Les conséquences, déjà perceptibles, sont de nature politique, économique, sociale, mais aussi existentielle.

Le financement du modèle social, fondé sur une solidarité intergénérationnelle où les actifs nombreux prenaient en charge les retraités plus âgés, se retrouve mécaniquement fragilisé. Le rapport de force démographique change, et avec lui les priorités de la société.

L’accent se déplace peu à peu des crèches vers les EHPAD, des congés parentaux vers les pensions de retraite, de l’éducation vers la dépendance.

Mais ce n’est pas seulement une affaire de chiffres ou de comptabilité sociale.

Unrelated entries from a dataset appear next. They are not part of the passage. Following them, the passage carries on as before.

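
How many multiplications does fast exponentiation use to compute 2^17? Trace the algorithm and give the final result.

Computing 2^17 by squaring (build up from 2^1; each line after the first costs one multiplication):

2^1 = 2
2^2 = (2^1)^2 = 2^2 = 4
2^4 = (2^2)^2 = 4^2 = 16
2^8 = (2^4)^2 = 16^2 = 256
2^16 = (2^8)^2 = 256^2 = 65536
2^17 = 2 * 2^16 = 2 * 65536 = 131072

Result: 131072
Multiplications needed: 5 (5 lines after 2^1)

2^17 = 131072. Using exponentiation by squaring, this requires 5 multiplications. The key idea: if the exponent is even, square the half-power; if odd, multiply by the base once.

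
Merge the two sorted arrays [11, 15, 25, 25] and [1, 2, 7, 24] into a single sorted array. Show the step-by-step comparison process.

Merging process:

Compare 11 vs 1: take 1 from right. Merged: [1]
Compare 11 vs 2: take 2 from right. Merged: [1, 2]
Compare 11 vs 7: take 7 from right. Merged: [1, 2, 7]
Compare 11 vs 24: take 11 from left. Merged: [1, 2, 7, 11]
Compare 15 vs 24: take 15 from left. Merged: [1, 2, 7, 11, 15]
Compare 25 vs 24: take 24 from right. Merged: [1, 2, 7, 11, 15, 24]
Append remaining from left: [25, 25]. Merged: [1, 2, 7, 11, 15, 24, 25, 25]

Final merged array: [1, 2, 7, 11, 15, 24, 25, 25]
Total comparisons: 6

The merged array is [1, 2, 7, 11, 15, 24, 25, 25], requiring 6 comparisons. The merge step runs in O(n) time where n is the total number of elements.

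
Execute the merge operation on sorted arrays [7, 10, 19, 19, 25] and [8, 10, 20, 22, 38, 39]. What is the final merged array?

Merging process:

Compare 7 vs 8: take 7 from left. Merged: [7]
Compare 10 vs 8: take 8 from right. Merged: [7, 8]
Compare 10 vs 10: take 10 from left. Merged: [7, 8, 10]
Compare 19 vs 10: take 10 from right. Merged: [7, 8, 10, 10]
Compare 19 vs 20: take 19 from left. Merged: [7, 8, 10, 10, 19]
Compare 19 vs 20: take 19 from left. Merged: [7, 8, 10, 10, 19, 19]
Compare 25 vs 20: take 20 from right. Merged: [7, 8, 10, 10, 19, 19, 20]
Compare 25 vs 22: take 22 from right. Merged: [7, 8, 10, 10, 19, 19, 20, 22]
Compare 25 vs 38: take 25 from left. Merged: [7, 8, 10, 10, 19, 19, 20, 22, 25]
Append remaining from right: [38, 39]. Merged: [7, 8, 10, 10, 19, 19, 20, 22, 25, 38, 39]

Final merged array: [7, 8, 10, 10, 19, 19, 20, 22, 25, 38, 39]
Total comparisons: 9

The merged array is [7, 8, 10, 10, 19, 19, 20, 22, 25, 38, 39], requiring 9 comparisons. The merge step runs in O(n) time where n is the total number of elements.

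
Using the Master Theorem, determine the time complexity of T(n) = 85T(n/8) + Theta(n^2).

Master Theorem for T(n) = 85T(n/8) + O(n^2):

a = 85, b = 8, c = 2
log_b(a) = log_8(85) = 2.1365

Case 1: c = 2 < log_8(85) = 2.1365
T(n) = O(n^(log_8 85))

For T(n) = 85T(n/8) + O(n^2): log_8(85) = 2.1365. This is Case 1 of the Master Theorem (c < log_b(a), work dominated by leaves), giving O(n^(log_8 85)).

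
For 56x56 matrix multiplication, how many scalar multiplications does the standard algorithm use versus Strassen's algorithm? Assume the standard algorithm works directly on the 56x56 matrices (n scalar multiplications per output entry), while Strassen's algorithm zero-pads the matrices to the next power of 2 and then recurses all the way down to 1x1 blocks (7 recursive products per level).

Matrix multiplication for 56x56 matrices:

Strassen's algorithm requires power-of-2 dimensions. Pad 56x56 to 64x64 (next power of 2).

Standard algorithm: 56^3 = 175616 multiplications
Strassen's algorithm: 7^(log2(64)) = 7^6 = 117649 multiplications
Savings: 175616 - 117649 = 57967 multiplications

Standard: 175616 multiplications (56^3). Strassen: 117649 multiplications (7^6, after padding to 64x64). Strassen reduces 8 recursive multiplications to 7 at each level.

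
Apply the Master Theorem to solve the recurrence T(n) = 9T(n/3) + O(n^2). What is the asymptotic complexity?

Master Theorem for T(n) = 9T(n/3) + O(n^2):

a = 9, b = 3, c = 2
log_b(a) = log_3(9) = 2.0000

Case 2: c = 2 = log_3(9) = 2.0000
T(n) = O(n^2 log n) = O(n^2 log n)

For T(n) = 9T(n/3) + O(n^2): log_3(9) = 2.0000. This is Case 2 of the Master Theorem (c = log_b(a), equal work at all levels), giving O(n^2 log n).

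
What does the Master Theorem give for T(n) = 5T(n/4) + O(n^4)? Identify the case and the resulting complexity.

Master Theorem for T(n) = 5T(n/4) + O(n^4):

a = 5, b = 4, c = 4
log_b(a) = log_4(5) = 1.1610

Case 3: c = 4 > log_4(5) = 1.1610
T(n) = O(n^4) = O(n^4)

For T(n) = 5T(n/4) + O(n^4): log_4(5) = 1.1610. This is Case 3 of the Master Theorem (c > log_b(a), work dominated by root), giving O(n^4).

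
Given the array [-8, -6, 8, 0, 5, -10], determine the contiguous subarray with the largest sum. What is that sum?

Using Kadane's algorithm on [-8, -6, 8, 0, 5, -10]:

Scanning through the array:
Position 1 (value -6): max_ending_here = -6, max_so_far = -6
Position 2 (value 8): max_ending_here = 8, max_so_far = 8
Position 3 (value 0): max_ending_here = 8, max_so_far = 8
Position 4 (value 5): max_ending_here = 13, max_so_far = 13
Position 5 (value -10): max_ending_here = 3, max_so_far = 13

Maximum subarray: [8, 0, 5]
Maximum sum: 13

The maximum subarray is [8, 0, 5] with sum 13. This subarray runs from index 2 to index 4.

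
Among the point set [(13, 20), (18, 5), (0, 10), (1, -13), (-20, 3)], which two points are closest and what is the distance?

Computing all pairwise distances among 5 points:

d((13, 20), (18, 5)) = 15.8114 <-- minimum
d((13, 20), (0, 10)) = 16.4012
d((13, 20), (1, -13)) = 35.1141
d((13, 20), (-20, 3)) = 37.1214
d((18, 5), (0, 10)) = 18.6815
d((18, 5), (1, -13)) = 24.7588
d((18, 5), (-20, 3)) = 38.0526
d((0, 10), (1, -13)) = 23.0217
d((0, 10), (-20, 3)) = 21.1896
d((1, -13), (-20, 3)) = 26.4008

Closest pair: (13, 20) and (18, 5) with distance 15.8114

The closest pair is (13, 20) and (18, 5) with Euclidean distance 15.8114. For 5 points, brute-force pairwise comparison is shown above. For large n, the divide-and-conquer algorithm (sort by x, recurse on halves, check the dividing strip) achieves O(n log n).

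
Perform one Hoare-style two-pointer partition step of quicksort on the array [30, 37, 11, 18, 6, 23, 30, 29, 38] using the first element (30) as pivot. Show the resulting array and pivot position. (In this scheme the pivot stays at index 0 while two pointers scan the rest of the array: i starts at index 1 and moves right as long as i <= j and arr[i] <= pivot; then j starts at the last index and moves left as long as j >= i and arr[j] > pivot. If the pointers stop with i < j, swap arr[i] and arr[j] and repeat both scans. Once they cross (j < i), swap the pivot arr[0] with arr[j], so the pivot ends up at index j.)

Hoare-style two-pointer partition with pivot = 30:

Initial array: [30, 37, 11, 18, 6, 23, 30, 29, 38]

Pointers start at i = 1, j = 8.
i stops at index 1 (arr[1]=37 > 30), j stops at index 7 (arr[7]=29 <= 30): swap arr[1] and arr[7], array becomes [30, 29, 11, 18, 6, 23, 30, 37, 38]
i ends at 7, j ends at 6: the pointers have crossed (j < i), so scanning stops.

Swap pivot arr[0] with arr[6] to place pivot at position 6: [30, 29, 11, 18, 6, 23, 30, 37, 38]
Pivot position: 6

After partitioning with pivot 30, the array becomes [30, 29, 11, 18, 6, 23, 30, 37, 38]. The pivot is placed at index 6. All elements to the left of the pivot are <= 30, and all elements to the right are > 30.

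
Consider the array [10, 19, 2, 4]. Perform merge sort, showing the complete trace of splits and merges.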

La baisse des naissances soulève des interrogations plus profondes sur l’élan vital d’un pays, sa projection dans l’avenir, sa capacité à se renouveler. Faut-il y voir une panne du désir d’avenir ? Un choix collectif plus ou moins conscient de ralentir, voire de décroître ? Ou au contraire, une adaptation pragmatique à un monde perçu comme instable, incertain, voire anxiogène pour ceux qui songeraient à fonder une famille ? Derrière les courbes démographiques, il y a des imaginaires en mouvement, des rapports au temps et au futur qui évoluent. Et de la propagande, beaucoup de propagande.

Historiquement, les transitions démographiques ne se font jamais sans tensions ni réajustements. La France n’échappe pas à la règle. Ce qui change aujourd’hui, c’est que la question ne se pose plus seulement en termes de croissance ou de décroissance, mais en termes de sens.

Quelles ambitions collectives pour une société qui se renouvelle moins ? Comment repenser la solidarité dans un contexte de rétrécissement du socle actif ? Et surtout, que devient une nation lorsque l’idée même de transmission vacille ? Autant de questions que ce tournant démographique met crûment à l’agenda, sans bruit, mais avec une force irréversible.